The condition of the stone in June 2013

The hole Jane's stone was found in, in June 2013

The pieces of the stone are at the base of the tree

The inscription on this stone reads, to the best of our ability:

 JUNE  2 1768

During our 2006 visit to the cemetery, Selma noticed that a small black stone that was largely buried had some writing on it and managed to make part of the name "Claypool" on it. We cleared away some of the surrounding sod and used shaving cream (see the 2004 map page for details) to bring out the lettering. The result can be seen in the top picture to the right.

We returned the stone to where we had found it. Unfortunately, it has since been broken (see the second picture to the right), probably by the equipment that was used to excavate a grave for Evelyn Miller Shipe in 2009. We have found both pieces and photographed them thoroughly. We hope to get professional advice as to how to best conserve this stone. At present both pieces are sitting beneath the tree, along with her husband James's which had also fallen.

In order to be able to eventually erect the stone in approximately the correct place, we have marked the whole it was found in in two ways.
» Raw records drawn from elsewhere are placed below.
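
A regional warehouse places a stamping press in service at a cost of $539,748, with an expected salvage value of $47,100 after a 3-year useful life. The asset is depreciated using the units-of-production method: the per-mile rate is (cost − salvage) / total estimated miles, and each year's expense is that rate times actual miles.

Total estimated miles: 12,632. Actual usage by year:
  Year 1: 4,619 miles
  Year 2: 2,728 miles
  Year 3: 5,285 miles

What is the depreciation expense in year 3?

$206,115

Depreciable base = $539,748 − $47,100 = $492,648.
Rate = $492,648 / 12,632 miles = $39 per mile.
Year 1: 4,619 × $39 = $180,141. Book value $359,607.
Year 2: 2,728 × $39 = $106,392. Book value $253,215.
Year 3: 5,285 × $39 = $206,115. Book value $47,100.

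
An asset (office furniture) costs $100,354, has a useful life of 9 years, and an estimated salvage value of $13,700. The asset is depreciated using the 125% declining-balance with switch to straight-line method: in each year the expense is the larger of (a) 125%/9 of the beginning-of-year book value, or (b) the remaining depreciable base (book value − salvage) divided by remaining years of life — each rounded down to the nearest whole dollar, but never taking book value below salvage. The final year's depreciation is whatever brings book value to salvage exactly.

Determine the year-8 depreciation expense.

$8,296

Depreciable base = $100,354 − $13,700 = $86,654.
Year 1: DB = ⌊$100,354 × 125%/9⌋ = $13,938; SL = ⌊$86,654/9⌋ = $9,628 → take DB $13,938. Book value $86,416.
Year 2: DB = ⌊$86,416 × 125%/9⌋ = $12,002; SL = ⌊$72,716/8⌋ = $9,089 → take DB $12,002. Book value $74,414.
Year 3: DB = ⌊$74,414 × 125%/9⌋ = $10,335; SL = ⌊$60,714/7⌋ = $8,673 → take DB $10,335. Book value $64,079.
Year 4: DB = ⌊$64,079 × 125%/9⌋ = $8,899; SL = ⌊$50,379/6⌋ = $8,396 → take DB $8,899. Book value $55,180.
Year 5: DB = ⌊$55,180 × 125%/9⌋ = $7,663; SL = ⌊$41,480/5⌋ = $8,296 → take SL $8,296. Book value $46,884.
Year 6: DB = ⌊$46,884 × 125%/9⌋ = $6,511; SL = ⌊$33,184/4⌋ = $8,296 → take SL $8,296. Book value $38,588.
Year 7: DB = ⌊$38,588 × 125%/9⌋ = $5,359; SL = ⌊$24,888/3⌋ = $8,296 → take SL $8,296. Book value $30,292.
Year 8: DB = ⌊$30,292 × 125%/9⌋ = $4,207; SL = ⌊$16,592/2⌋ = $8,296 → take SL $8,296. Book value $21,996.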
First, we have erected a temporary marker made with a custom license plate and bearing her name and death dte directly over the hole. Second, we dug up the modern marker that was placed in front of the displaced footstone, and placed it a foot or so down hill from the hole. Please note tat the modern marker has incorrect dates on it.

This seems pretty clearly to be the grave of Jane Claypool, the wife of "James Claypool (1701)", whose stone we found not too far away. Jane is listed by some researchers on the internet as "Jane Byrd". I question this, as James's great-great-grandfather Adam married a Jane Bird, who is far better documented than this Jane. To date, I've seen no primary or well documented secondary sources that support Jane's maiden name being "Bird". I would greatly appreciate any citations.

So far, this appears to be the oldest grave in the cemetery, and is a crude, hand-inscribed stone, possibly taken from an outcropping on the path leading up to the cemetery.